To this end, in May, WAM opened the first Women’s Alzheimer’s Movement Prevention Center with the Cleveland Clinic Lou Ruvo Center for Brain Health in Las Vegas. Here, women come to be evaluated for their risk of Alzheimer’s and are assigned a medical plan to help reduce the likelihood of developing the disease. The Center expected 500 patients in its first year; 500 people showed up on the first day.
Jessica Caldwell, director of the Women’s Alzheimer’s Movement Prevention Center and research grant recipient, has focused her work on sex differences in Alzheimer’s disease as it relates to biomarkers, various indicators of the disease ranging from the amount of protein in the blood to the size of one’s hippocampus. It’s Shriver whom she credits with helping to reduce the stigma surrounding the disease.

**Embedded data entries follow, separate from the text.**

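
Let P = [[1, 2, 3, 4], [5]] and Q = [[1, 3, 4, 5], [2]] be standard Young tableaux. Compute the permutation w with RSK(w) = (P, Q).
Reverse the RSK construction: for i from n down to 1, find the cell of Q containing i, remove the entry at that cell from P, and reverse-bump it up through P; the value ejected from row 1 is w(i).

Step i=5: Q has 5 at row 1, column 4; remove that cell from P, ejecting 4. So w(5) = 4. P is now [[1, 2, 3], [5]].
Step i=4: Q has 4 at row 1, column 3; remove that cell from P, ejecting 3. So w(4) = 3. P is now [[1, 2], [5]].
Step i=3: Q has 3 at row 1, column 2; remove that cell from P, ejecting 2. So w(3) = 2. P is now [[1], [5]].
Step i=2: Q has 2 at row 2, column 1; remove 5 from row 2 of P and reverse-bump: 5 enters row 1 and ejects 1. So w(2) = 1. P is now [[5]].
Step i=1: Q has 1 at row 1, column 1; remove that cell from P, ejecting 5. So w(1) = 5. P is now [].

So w = 5 1 2 3 4.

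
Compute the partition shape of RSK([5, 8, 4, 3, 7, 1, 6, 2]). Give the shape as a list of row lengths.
[2, 2, 2, 2]

RSK row insertion gives P = [[1, 2], [3, 6], [4, 7], [5, 8]], which has shape [2, 2, 2, 2].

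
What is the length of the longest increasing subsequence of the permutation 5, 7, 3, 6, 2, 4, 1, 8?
3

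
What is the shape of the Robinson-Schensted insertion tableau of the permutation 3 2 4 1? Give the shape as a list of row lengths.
[2, 1, 1]

Row-insert each entry into an empty tableau.

After inserting 3: P = [[3]].
After inserting 2: P = [[2], [3]].
After inserting 4: P = [[2, 4], [3]].
After inserting 1: P = [[1, 4], [2], [3]].

The final insertion tableau P = [[1, 4], [2], [3]] has shape [2, 1, 1].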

“Decades ago, if a loved one got dementia, they were often hidden away, and that shame-oriented thinking around dementia is still out there,” says Caldwell. “It’s not something we want to bring up, it’s too negative, and I think that’s supported by the fact that we don’t have a cure yet. And that’s another reason that the work Maria has done over the past 10 years is so important. And it really comes down to her focusing on three different areas: raising money to jump-start research programs, donating her talent and time to educating people about the disease, and supporting women’s career development. One of her goals is to foster collaboration between scientists and that kind of collaboration is priceless.”
Lauren Miller Rogen, actress and co-founder with husband Seth Rogen of the Alzheimer’s philanthropic organization Hilarity for Charity, calls Shriver “a trailblazer.”

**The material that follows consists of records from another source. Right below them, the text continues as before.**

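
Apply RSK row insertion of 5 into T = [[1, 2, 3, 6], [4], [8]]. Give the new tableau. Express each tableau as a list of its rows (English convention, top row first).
[[1, 2, 3, 5], [4, 6], [8]]

In row 1, 5 replaces 6 (the leftmost entry greater than 5); 6 is bumped to row 2. 6 is appended to row 2. The new tableau is [[1, 2, 3, 5], [4, 6], [8]].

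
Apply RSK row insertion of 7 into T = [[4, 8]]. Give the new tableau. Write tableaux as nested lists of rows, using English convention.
In row 1, 7 replaces 8 (the leftmost entry greater than 7); 8 is bumped to row 2. 8 starts a new row 2. The new tableau is [[4, 7], [8]].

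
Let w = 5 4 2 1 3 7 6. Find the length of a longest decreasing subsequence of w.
4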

“Maria Shriver has spearheaded a movement into what was once uncharted territory: women and Alzheimer’s,” says Miller Rogen. “Her quest to discover why two out of every three brains that develop Alzheimer’s belong to a woman has already made an insurmountable impact for women and for the Alzheimer’s movement.”
Since March when COVID-19 shut down most of the U.S., according to analysis of federal data by the Washington Post, over 134,200 people have died from Alzheimer’s and other forms of dementia — 13,200 more deaths than anticipated — WAM’s work has grown increasingly urgent.
“More than half the COVID-19 deaths in California have been in nursing homes, and that’s a travesty,” says Shriver. “Most people don’t think of California as an aging state — and it is. So what does that look like for California? What does that look like for every other state? With more and more people getting Alzheimer’s, who is going to take care of them? These are all the issues that I am working on, thinking about, trying to be creative around. These are the issues that people don’t often think about until they are in the middle of them, and then when they are in the middle of them, it’s like getting hit by a Mac truck. They’re stunned there aren’t more resources. They’re stunned at how expensive it is.”
“We prize youth, youth is what the United States is about,” continues Shriver. “But we are changing that. We need to be able to say, ‘Look I’m 64 years old, I’m vital, I’m working, I’m engaged, I’m energetic. We need to shine a light on people like Dr. Fauci, who’s 79 years old and as sharp as they come. We need to focus on the fact that there are a tremendous number of incredible, older leaders in all areas of professional life. Warren Buffet, Fauci — people for whom age is not a number. That’s what we all want to be. We want to be of sound body and sound mind for as long as possible. That’s where I want to be, that’s where I want others to be. And that’s why I’m working to find a cure for Alzheimer’s.”